The only time I have come across philosophical discourses about "strength" and "weakness" in nonhuman species is in the context of either (a) Nietzsche's critique of Christian morality (as a "slave morality"), or (b) fascist ideology (Mussolini, Hitler, and their propagandists). In both instances, categories of the "strong" and the "weak" were used either directly or indirectly to justify social domination, i.e. the supremacy of certain "superior" types of humans over other, "inferior" types. Nietzsche, thus, viewed "will to power" as a natural and healthy drive in all life forms, and correspondingly argued that the strong, "noble type" of human being, the one who created his/her own values, was superior to "weak" types who were too timid or repressed to establish themselves in the world or to embrace their fates. Nietzsche also drew repeatedly on metaphors from the natural world--including stereotypes about nonhuman animal behavior and ontology--to justify his schema. (See, for example, his discussion of "lambs" vs. "eagles" in "On the Genealogy of Morals.")

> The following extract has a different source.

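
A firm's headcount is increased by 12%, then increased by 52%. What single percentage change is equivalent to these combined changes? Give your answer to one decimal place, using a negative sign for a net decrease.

70.2%

The combined multiplier is 1.12 × 1.52 = 1.7024.
That corresponds to an increase of 70.2%.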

The "classical" fascists, meanwhile, justified national conquest, war, and racial policies (including genocide) by implicit and sometimes explicit reference to "strong" and "weak" animals or species--with the terms "strong" and "weak" corresponding to fascist conceptions of superiority and inferiority, hence to totalitarian notions of political right. Similar usages can be found today in racist and neo-fascist depictions of non-white peoples or groups, and even in US military nomenclature, as in the case of the "Predator" drone made by General Atomics, in which American military-technological might is symbolically rendered "predatorial" in the sense both that drones are designed to "prey" upon much weaker (indeed, defenseless) opponents, and in the sense that overwhelming US military strength corresponds to moral, and not merely military, superiority in the "war on terror."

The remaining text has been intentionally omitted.